You mean 0.4kg surely?


----------



## mrssalvatore (Apr 13, 2013)

Aliking10 said:


> You mean 0.4kg surely?


Yes just edited


----------



## Aliking10 (May 17, 2013)

So its a 400gram loss then.


----------



## mrssalvatore (Apr 13, 2013)

Aliking10 said:


> So its a 400gram loss then.


I dunno. But really !! Grams?? Is there any need??


----------



## Aliking10 (May 17, 2013)

Use KG or lb's mate and stop worrying about values on the scale.

Is the loss relative to your goals? The mirror is your friend not the scales. If you're adding muscle then you could have dropped some fat, do you look bigger?

I used to be obsessed with the scales and my weight, now i'll go months without stepping on one. Last weekend I weighed myself and I was much less than i thought i would be. Was i disappointed?

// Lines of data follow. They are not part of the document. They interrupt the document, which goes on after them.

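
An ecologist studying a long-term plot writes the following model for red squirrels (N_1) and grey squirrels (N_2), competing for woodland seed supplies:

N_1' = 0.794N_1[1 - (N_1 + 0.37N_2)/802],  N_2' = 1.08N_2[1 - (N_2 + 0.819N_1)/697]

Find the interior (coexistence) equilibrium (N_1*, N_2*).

Setting both brackets to zero gives the nullclines N_1 + 0.37N_2 = 802 and 0.819N_1 + N_2 = 697.
Substituting N_2 = 697 - 0.819N_1 into the first: N_1(1 - 0.37·0.819) = 802 - 0.37·697.
So N_1* = 544/0.697 = 781, and then N_2* = 697 - 0.819·781 = 57.6.

N_1* ≈ 781, N_2* ≈ 57.6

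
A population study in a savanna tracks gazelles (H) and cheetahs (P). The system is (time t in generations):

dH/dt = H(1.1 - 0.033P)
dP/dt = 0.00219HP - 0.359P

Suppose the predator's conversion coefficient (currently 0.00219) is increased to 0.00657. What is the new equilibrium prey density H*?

H* ≈ 54.6

At the interior fixed point, setting dP/dt = 0 with P > 0 fixes H* = (predator death rate)/(HP coefficient) — independent of the other coefficients.
With the change, H* = 0.359/0.00657 = 54.6; it falls from 164.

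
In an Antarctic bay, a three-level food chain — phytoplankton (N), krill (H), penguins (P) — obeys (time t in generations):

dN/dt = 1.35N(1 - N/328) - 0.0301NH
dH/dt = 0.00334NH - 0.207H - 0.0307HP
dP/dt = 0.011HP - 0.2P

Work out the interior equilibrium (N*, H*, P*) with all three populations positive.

From dP/dt = 0: 0.011H* = 0.2, so H* = 18.2.
From dN/dt = 0: 1.35(1 - N*/328) = 0.0301·18.2, giving N* = 328·(1 - 0.405) = 195.
From dH/dt = 0: 0.00334·195 - 0.207 = 0.0307P*, so P* = 0.444/0.0307 = 14.5.

N* ≈ 195, H* ≈ 18.2, P* ≈ 14.5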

NO, because I look noticeably bigger, it's just that i had dropped some fat.


----------



## Keeks (Oct 22, 2010)

Step away from the scales!!!! I always say that scales can and do mess with your head too much, and I use them as a guide and not gospel.

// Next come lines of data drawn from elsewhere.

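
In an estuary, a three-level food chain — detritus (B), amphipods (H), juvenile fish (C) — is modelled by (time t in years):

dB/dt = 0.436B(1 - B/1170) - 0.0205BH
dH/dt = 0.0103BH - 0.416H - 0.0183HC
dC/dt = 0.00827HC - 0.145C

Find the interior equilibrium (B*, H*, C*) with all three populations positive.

B* ≈ 205, H* ≈ 17.5, C* ≈ 92.9

From dC/dt = 0: 0.00827H* = 0.145, so H* = 17.5.
From dB/dt = 0: 0.436(1 - B*/1170) = 0.0205·17.5, giving B* = 1170·(1 - 0.824) = 205.
From dH/dt = 0: 0.0103·205 - 0.416 = 0.0183C*, so C* = 1.7/0.0183 = 92.9.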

Depends on your goals and what you want to achieve but measurements, pictures, mirrors and your clothes will give a much truer picture than the mind games that scales can conjure up.


----------



## JonnyBoy81 (Jun 26, 2013)

harrison180 said:


> Lol i may of made a mathematical error i dunno
> 
> I was 67kg now i weigh 66.6kg thats a loss of 4g isnt it? Or am i being thick?


that's an 8th of a poo


----------



## harrison180 (Aug 6, 2013)

Yes sorry my mistake. Had a durrr moment. 400g lost.

Since i started posting on here i put my weight down in kg. I made a mistake on how many grams go in a kg.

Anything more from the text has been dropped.